Posto isto, não tenho nada contra quem pertence a grupos com regras, limitações de conhecimento, desde que se trate de uma opção consciente. E aqui começo a divergir de boa parte do que tenho lido acerca do index de obras proibidas aos membros da Opus Dei. Desagrada-me o estilo voyeur em que navega a coisa, ainda hoje deparei com outdoors do DN que anunciam a investigação que está a dar que falar. O que está a dar que falar não é a forma como os círculos do poder são permeáveis a influências estranhas, não eleitas e não escrutinadas - o que nos levaria muito para além da Opus Dei, evidentemente. O que dá que falar é a lista de obras cuja leitura é proibida aos seus membros.

Parece-me que há uma boa dose de equívoco, a começar por aqui: a Opus não é um clube de férias nem uma sociedade recreativa, onde os membros comparecem ao fim-de-semana para ocupar os tempos livres. Não é um hobby. É uma congregação disciplinada, com regras e normas estritas. Quem adere sabe ao que vai. Portanto, se aceita que, a partir desse momento, prescindiu da capacidade de discernimento e de escolha daquilo que lê, ouve e visualiza, não vejo qual o motivo de espanto. Posso achar ridículo e incompreensível que alguém me proíba de ler Eça, mas eu não sou membro. Eu creio discernir o bem do mal e criei os meus parâmetros de rejeição ao que julgo que me é nocivo.

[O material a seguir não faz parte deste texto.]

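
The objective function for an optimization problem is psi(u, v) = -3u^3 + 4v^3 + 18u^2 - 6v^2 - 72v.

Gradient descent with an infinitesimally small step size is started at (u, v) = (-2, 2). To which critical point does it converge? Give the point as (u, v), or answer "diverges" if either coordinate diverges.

(0, 3)

psi is separable, so gradient descent decouples: u follows -∂psi/∂u, v follows -∂psi/∂v.
∂psi/∂u = -9u(u - 4); at u=-2 this is -108, so u increases.
∂psi/∂v = 12(v - 3)(v + 2); at v=2 this is -48, so v increases.
u converges to its nearest critical value 0 (a local min of the u-part); v converges to 3. The iterate converges to (0, 3).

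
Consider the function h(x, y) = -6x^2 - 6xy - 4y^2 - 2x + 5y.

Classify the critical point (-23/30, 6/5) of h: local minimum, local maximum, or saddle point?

The Hessian of h is constant: H = [[-12, -6], [-6, -8]].
det(H) = (-12)·(-8) − (-6)² = 60.
det(H) > 0 and tr(H) = -20 < 0, so H is negative definite and the point is a local maximum.

local maximum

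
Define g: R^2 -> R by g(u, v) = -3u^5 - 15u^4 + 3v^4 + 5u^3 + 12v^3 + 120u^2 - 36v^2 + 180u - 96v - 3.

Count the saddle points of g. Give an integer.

g separates as a function of u plus a function of v, so ∇g=0 decouples.
∂g/∂u = -15(u - 2)(u + 1)(u + 2)(u + 3) = 0 at u ∈ {-3, -2, -1, 2}; ∂g/∂v = 12(v - 2)(v + 1)(v + 4) = 0 at v ∈ {-4, -1, 2}.
The Hessian is diagonal: diag(g_uu, g_vv). Second derivatives: g_uu(-3)=150, g_uu(-2)=-60, g_uu(-1)=90, g_uu(2)=-900; g_vv(-4)=216, g_vv(-1)=-108, g_vv(2)=216.
Saddle points occur where the two diagonal entries have opposite signs: (-3, -1), (-2, -4), (-2, 2), (-1, -1), (2, -4), (2, 2). Count: 6.

6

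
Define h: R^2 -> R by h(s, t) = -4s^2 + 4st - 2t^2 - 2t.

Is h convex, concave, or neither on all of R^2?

h is quadratic, so its Hessian is the constant matrix H = [[-8, 4], [4, -4]].
det(H) = 16, tr(H) = -12.
det(H) > 0 and tr(H) < 0, so H is negative definite everywhere: concave.

concave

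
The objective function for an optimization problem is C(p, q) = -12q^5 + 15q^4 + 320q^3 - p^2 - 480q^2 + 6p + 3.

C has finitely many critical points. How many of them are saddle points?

2

C separates as a function of p plus a function of q, so ∇C=0 decouples.
∂C/∂p = -2(p - 3) = 0 at p ∈ {3}; ∂C/∂q = -60q(q - 4)(q - 1)(q + 4) = 0 at q ∈ {-4, 0, 1, 4}.
The Hessian is diagonal: diag(C_pp, C_qq). Second derivatives: C_pp(3)=-2; C_qq(-4)=9600, C_qq(0)=-960, C_qq(1)=900, C_qq(4)=-5760.
Saddle points occur where the two diagonal entries have opposite signs: (3, -4), (3, 1). Count: 2.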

A quem abdica conscientemente desse seu juízo e o concede a terceiros, só tenho uma coisa a dizer: está no seu direito, desde que não me queira convencer a fazer o mesmo.

Mas dizem: são pessoas poderosas, quadros, diretores, executivos, deputados, ministros. É verdade. Vamos fazer uma barrela, então? Passar a sociedade a pente fino para, quiçá por referendo, amostragem ou sondagem feita no Correio da Manhã, votarmos quais as leituras e os filmes obrigatórios a quem ocupa esses cargos? E se este é maçon? E aquele, mórmon? E o outro, Testemunha de Jeová? O diretor Z fará parte de alguma confraria que o impede de ler Camões? e quanto ao opinion-maker A, estará proibido de ver Citizen Kane? Tive uma vez uma colega de trabalho que recusou uma sugestão de leitura porque era o marido quem decidia o que ela podia ou não ler. Nesse dia percebi que cada um escolhe os seus censores, e que a censura tem muitos matizes.